What it means is that you use the previous values of the parameters and compute what you need on the right hand side. Once you're done, update the parameters. To do this the most clearly, create a temporary array inside your function that stores the results on the right hand side and return the computed result when you're finished.
def gradient_descent(x, y, theta, alpha):
''' simultaneously update theta0 and theta1 where
theta0 = theta0 - apha * 1/m * (sum of square error) '''
theta_return = np.zeros((2, 1))
theta_return[0] = theta[0] - (alpha / m) * ((x.dot(theta) - y).sum())
theta_return[1] = theta[1] - (alpha / m) * (((x.dot(theta) - y)*x[:, 1][:, None]).sum())
return theta_return
We first declare the temporary array then compute each part of the parameters, namely the intercept and slope separately then return what we need. The nice thing about the above code is that we're doing it vectorized. For the intercept term, x.dot(theta)
performs matrix vector multiplication where you have your data matrix x
and parameter vector theta
. By subtracting this result with the output values y
, we are computing the sum over all errors between the predicted values and true values, then multiplying by the learning rate then dividing by the number of samples. We do something similar with the slope term only we additionally multiply by each input value without the bias term. We additionally need to ensure the input values are in columns as slicing along the second column of x
results in a 1D NumPy array instead of a 2D with a singleton column. This allows the elementwise multiplication to play nicely together.
One more thing to note is that you don't need to compute the cost at all when updating the parameters. Mind you, inside your optimization loop it'll be nice to call it as you're updating your parameters so you can see how well your parameters are learning from your data.
To make this truly vectorized and thus exploiting the simultaneous update, you can formulate this as a matrix-vector multiplication on the training examples alone:
def gradient_descent(x, y, theta, alpha):
''' simultaneously update theta0 and theta1 where
theta0 = theta0 - apha * 1/m * (sum of square error) '''
return theta - (alpha / m) * x.T.dot(x.dot(theta) - y)

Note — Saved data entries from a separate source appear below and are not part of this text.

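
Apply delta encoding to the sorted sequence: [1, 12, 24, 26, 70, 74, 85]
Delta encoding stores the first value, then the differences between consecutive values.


First value: 1
Deltas:
  12 - 1 = 11
  24 - 12 = 12
  26 - 24 = 2
  70 - 26 = 44
  74 - 70 = 4
  85 - 74 = 11


Delta encoded: [1, 11, 12, 2, 44, 4, 11]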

What this does is that when we compute x.dot(theta)
, this calculates the the predicted values, then we combine this by subtracting with the expected values. This produces the error vector. When we pre-multiply by the transpose of x
, what ends up happening is that we take the error vector and perform the summation vectorized such that the first row of the transposed matrix x
corresponds to values of 1 meaning that we are simply summing up all of the error terms which gives us the update for the bias or intercept term. Similarly the second row of the transposed matrix x
additionally weights each error term by the corresponding sample value in x
(without the bias term of 1) and computes the sum that way. The result is a 2 x 1 vector which gives us the final update when we subtract with the previous value of our parameters and weighted by the learning rate and number of samples.
I didn't realize you were putting the code in an iterative framework. In that case you need to update the parameters at each iteration.
def gradient_descent(x, y, theta, alpha, iterations):
''' simultaneously update theta0 and theta1 where
theta0 = theta0 - apha * 1/m * (sum of square error) '''
theta_return = np.zeros((2, 1))
for i in range(iterations):
theta_return[0] = theta[0] - (alpha / m) * ((x.dot(theta) - y).sum())
theta_return[1] = theta[1] - (alpha / m) * (((x.dot(theta) - y)*x[:, 1][:, None]).sum())
theta = theta_return
return theta
theta = gradient_descent(x, y, theta, 0.01, 1000)
At each iteration, you update the parameters then set it properly so that the next time, the current updates become the previous updates.